End of one season, getting ready for the next

IMG_0355It has been a grueling winter here in the PNW, the wettest on record and the rivers have been blown out not only locally but also on the Eastside where one can usually go fish by March and have great conditions.    I had my last pheasant hunting trip at the end of February with friends Mike & Carolina and their dog Penny and we managed to get a few birds but even the pheasants were in a weird mood.   I  pulled off a cast & blast that day hitting the river after the hunt and managed to catch a couple of trout to go with the two roosters I got, one of them a 17″ rainbow and a decent cutthroat.   This was the last day the Yak was in decent barely fishable condition.

I’m ready for fishing season to get rolling for real and had planned to go to Ellensburg this week until Mother Nature had different plans.   I’ve tied a bunch of kebari for tenkara all using pheasants I shot and have enough trout flies to get me through the lake season too once it opens up.   Now if the weather would start cooperating just a bit.

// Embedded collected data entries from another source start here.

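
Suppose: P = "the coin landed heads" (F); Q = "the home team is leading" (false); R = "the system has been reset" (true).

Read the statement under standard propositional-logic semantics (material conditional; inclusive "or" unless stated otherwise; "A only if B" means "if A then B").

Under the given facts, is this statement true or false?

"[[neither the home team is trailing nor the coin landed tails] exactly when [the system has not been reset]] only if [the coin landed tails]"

True

In symbols: ((~Q nor ~P) <-> ~R) -> ~P

~Q = ~F = T
~P = ~F = T
~Q nor ~P = T nor T = F
~R = ~T = F
(~Q nor ~P) <-> ~R = F <-> F = T
~P = ~F = T
((~Q nor ~P) <-> ~R) -> ~P = T -> T = T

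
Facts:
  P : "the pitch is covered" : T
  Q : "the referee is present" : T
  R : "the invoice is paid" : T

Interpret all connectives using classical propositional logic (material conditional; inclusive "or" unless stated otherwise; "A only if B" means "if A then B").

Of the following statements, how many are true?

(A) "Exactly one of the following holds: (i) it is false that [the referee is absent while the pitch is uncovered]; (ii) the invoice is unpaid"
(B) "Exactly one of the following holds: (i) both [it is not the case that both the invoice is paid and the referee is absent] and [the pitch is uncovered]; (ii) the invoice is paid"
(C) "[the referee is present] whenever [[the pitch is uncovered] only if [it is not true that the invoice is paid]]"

3

(A): Formalization: not (not Q and not P) xor not R

not Q = not True = False
not P = not True = False
not Q and not P = False and False = False
not (not Q and not P) = not False = True
not R = not True = False
not (not Q and not P) xor not R = True xor False = True
So (A) is true.

(B): In symbols: ((R nand not Q) and not P) xor R

not Q = not True = False
R nand not Q = True nand False = True
not P = not True = False
(R nand not Q) and not P = True and False = False
((R nand not Q) and not P) xor R = False xor True = True
So (B) is true.

(C): This is (not P -> not R) -> Q.

not P = not True = False
not R = not True = False
not P -> not R = False -> False = True
(not P -> not R) -> Q = True -> True = True
So (C) is true.

3 of the 3 statements are true ((A), (B), (C)).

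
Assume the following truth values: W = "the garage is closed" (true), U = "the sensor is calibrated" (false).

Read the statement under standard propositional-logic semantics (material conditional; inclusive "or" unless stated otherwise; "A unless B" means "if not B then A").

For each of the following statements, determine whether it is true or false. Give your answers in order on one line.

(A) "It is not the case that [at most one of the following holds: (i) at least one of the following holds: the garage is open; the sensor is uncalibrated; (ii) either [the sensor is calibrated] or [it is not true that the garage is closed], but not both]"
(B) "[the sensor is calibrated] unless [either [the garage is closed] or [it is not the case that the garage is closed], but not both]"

(A): In symbols: ¬((¬W ∨ ¬U) ↑ (U ⊕ ¬W))

¬W = ¬T = F
¬U = ¬F = T
¬W ∨ ¬U = F ∨ T = T
¬W = ¬T = F
U ⊕ ¬W = F ⊕ F = F
(¬W ∨ ¬U) ↑ (U ⊕ ¬W) = T ↑ F = T
¬((¬W ∨ ¬U) ↑ (U ⊕ ¬W)) = ¬T = F
Thus (A) is false.

(B): Parsed as U ∨ (W ⊕ ¬W)

¬W = ¬T = F
W ⊕ ¬W = T ⊕ F = T
U ∨ (W ⊕ ¬W) = F ∨ T = T
So (B) is true.

(A) False / (B) True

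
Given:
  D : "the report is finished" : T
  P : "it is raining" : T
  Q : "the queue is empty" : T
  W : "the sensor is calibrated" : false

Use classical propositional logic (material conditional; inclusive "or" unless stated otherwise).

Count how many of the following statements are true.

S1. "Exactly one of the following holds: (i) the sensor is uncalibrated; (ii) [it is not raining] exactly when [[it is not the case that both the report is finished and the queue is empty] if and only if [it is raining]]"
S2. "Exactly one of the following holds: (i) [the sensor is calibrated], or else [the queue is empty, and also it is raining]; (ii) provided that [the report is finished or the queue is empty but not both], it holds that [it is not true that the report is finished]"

0

S1: Formalization: ~W xor (~P <-> ((D nand Q) <-> P))

~W = ~F = T
~P = ~T = F
D nand Q = T nand T = F
(D nand Q) <-> P = F <-> T = F
~P <-> ((D nand Q) <-> P) = F <-> F = T
~W xor (~P <-> ((D nand Q) <-> P)) = T xor T = F
So S1 is false.

S2: This is (W | (Q & P)) xor ((D xor Q) -> ~D).

Q & P = T & T = T
W | (Q & P) = F | T = T
D xor Q = T xor T = F
~D = ~T = F
(D xor Q) -> ~D = F -> F = T
(W | (Q & P)) xor ((D xor Q) -> ~D) = T xor T = F
Hence S2 is false.

0 of the 2 statements are true (none).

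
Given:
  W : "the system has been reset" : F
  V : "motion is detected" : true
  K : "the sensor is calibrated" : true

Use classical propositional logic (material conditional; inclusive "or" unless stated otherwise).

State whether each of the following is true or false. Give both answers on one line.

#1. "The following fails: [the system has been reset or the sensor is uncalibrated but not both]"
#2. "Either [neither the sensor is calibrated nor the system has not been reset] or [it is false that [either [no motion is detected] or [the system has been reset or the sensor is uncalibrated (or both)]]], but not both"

#1: Parsed as ~(W xor ~K)

~K = ~T = F
W xor ~K = F xor F = F
~(W xor ~K) = ~F = T
Hence #1 is true.

#2: Parsed as (K nor ~W) xor ~(~V | (W | ~K))

~W = ~F = T
K nor ~W = T nor T = F
~V = ~T = F
~K = ~T = F
W | ~K = F | F = F
~V | (W | ~K) = F | F = F
~(~V | (W | ~K)) = ~F = T
(K nor ~W) xor ~(~V | (W | ~K)) = F xor T = T
Thus #2 is true.

#1 True; #2 True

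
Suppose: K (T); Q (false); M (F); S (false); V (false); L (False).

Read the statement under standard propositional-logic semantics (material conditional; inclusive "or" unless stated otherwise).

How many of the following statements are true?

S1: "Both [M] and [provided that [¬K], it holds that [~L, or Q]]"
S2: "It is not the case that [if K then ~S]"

S1: This is M & (~K -> (~L | Q)).

~K = ~T = F
~L = ~F = T
~L | Q = T | F = T
~K -> (~L | Q) = F -> T = T
M & (~K -> (~L | Q)) = F & T = F
Hence S1 is false.

S2: Formalization: ~(K -> ~S)

~S = ~F = T
K -> ~S = T -> T = T
~(K -> ~S) = ~T = F
So S2 is false.

Count: 0.

0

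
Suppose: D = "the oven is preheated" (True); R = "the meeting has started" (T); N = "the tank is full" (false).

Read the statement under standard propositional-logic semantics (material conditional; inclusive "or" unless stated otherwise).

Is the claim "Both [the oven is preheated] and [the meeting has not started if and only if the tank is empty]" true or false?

The statement is false.

Values: D=T, R=T, N=F.
Formalization: D ∧ (¬R ↔ ¬N)

¬R = ¬T = F
¬N = ¬F = T
¬R ↔ ¬N = F ↔ T = F
D ∧ (¬R ↔ ¬N) = T ∧ F = F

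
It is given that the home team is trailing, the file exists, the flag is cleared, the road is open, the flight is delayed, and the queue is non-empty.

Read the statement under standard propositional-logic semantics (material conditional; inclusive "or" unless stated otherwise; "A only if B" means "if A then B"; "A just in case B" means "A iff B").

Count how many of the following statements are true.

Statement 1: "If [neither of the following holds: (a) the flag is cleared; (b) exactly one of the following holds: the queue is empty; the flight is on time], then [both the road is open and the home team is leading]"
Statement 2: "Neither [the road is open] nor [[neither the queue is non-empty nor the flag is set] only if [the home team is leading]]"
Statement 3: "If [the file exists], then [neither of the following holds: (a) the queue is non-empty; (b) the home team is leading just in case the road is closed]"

1

Let L = "the flag is set" (F), P = "the queue is empty" (F), H = "the flight is delayed" (T), N = "the road is closed" (F), G = "the home team is leading" (F), D = "the file exists" (T).

Statement 1: Formalization: (¬L ↓ (P ⊕ ¬H)) → (¬N ∧ G)

¬L = ¬F = T
¬H = ¬T = F
P ⊕ ¬H = F ⊕ F = F
¬L ↓ (P ⊕ ¬H) = T ↓ F = F
¬N = ¬F = T
¬N ∧ G = T ∧ F = F
(¬L ↓ (P ⊕ ¬H)) → (¬N ∧ G) = F → F = T
Thus Statement 1 is true.

Statement 2: In symbols: ¬N ↓ ((¬P ↓ L) → G)

¬N = ¬F = T
¬P = ¬F = T
¬P ↓ L = T ↓ F = F
(¬P ↓ L) → G = F → F = T
¬N ↓ ((¬P ↓ L) → G) = T ↓ T = F
So Statement 2 is false.

Statement 3: This is D → (¬P ↓ (G ↔ N)).

¬P = ¬F = T
G ↔ N = F ↔ F = T
¬P ↓ (G ↔ N) = T ↓ T = F
D → (¬P ↓ (G ↔ N)) = T → F = F
Thus Statement 3 is false.

True statements: 1 (Statement 1).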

In the meantime I’m gearing up for turkey hunting in May and deer in the fall.   I’m putting a fiber optic sight on my Benelli and need to get it out and patterned for turkey sometime over the next few months.  In the meantime I’m reading books on turkey hunting and watching whatever turkey shows I can on the Outdoor and Sportsman Channels   I bought a set of First Lite camo, my first camo clothing which I never thought I’d be wearing.   I also bought a nice air rifle to start target shooting with to get used to open sights and to get honed up ultimately for deer in the fall.  My plan right now is to buy a muzzleloader in the next month or so and then hit the range with it this summer to get good with it so I have a chance at deer.   I also plan to hit the trap field and sporting clays quite a bit more this summer since my wingshooting still needs some help.   Last year I probably shot 250-300 rounds at clays, this year I want it to be more like 750-1000.

IMG_0421The RWS Diana .177 air rifle is turning out to be a great practice tool.  I can go out in the yard and shoot at 10 meters any time I want to.   I’m leaving it open sights for now since that is what I’ll be using for turkey and for deer, I’ll put the scope on later.  I have been able to consistently hit all the clang targets from the largest to the smallest and when shooting a real target found it to be pretty spot on day one out of the box when shooting at a target.  A little tuning and that slightly up and left should go away.

Rifle shooting is a very meditative practice, more so than clays since it is slower and more deliberate.   I’m really trying to get my form down with the air gun, I mindfully cock and load it, sight it up, close my eyes and take a few breaths, open my eyes and adjust if needed for my natural aim, exhale and lightly pull the trigger when the breath is out.   Of course the air gun makes no real noise and doesn’t hit you like a hard punch in the shoulder, moving to the .50 caliber muzzleloader will be another story but the form is the same and the better I get that down the better I’ll shoot a real rifle.

Just finished reading the book MeatEater by Steven Rinella, a memoir of his adventures growing up hunting and fishing into his adult hunting life.  The book was an OK read but near the end one paragraph really stuck with me and now that I’m back to hunting I can relate so I’ll leave the post with that:

While hunting, I’ve cried at the beauty of mountains covered in snow.  I’ve learned to own up to my past mistakes, to admit them freely, and then to behave better the next time around.   I’ve learned to see the earth as a thing that breathes and writhes and brings forth life.   I see these revelations as a form of grace and art, as beautiful as the things we humans attempt to capture through music, dance, and poetry.  And as I’ve become more aware of this, it has became increasingly difficult for me to see hunting as altogether outside of human civilization.   Maybe stalking the woods is as vital to the human condition as playing music or putting words to paper.   Maybe hunting has as much of a claim on our civilized selves as anything else.  After all, the earliest forms of representational art reflect hunters and prey.   While the arts were making us spiritually viable, hunting did the heavy lifting of not only keeping us alive, but inspiring us.   To abhor hunting is to hate the place from which you came, which is akin to hating yourself in some distant, abstract way.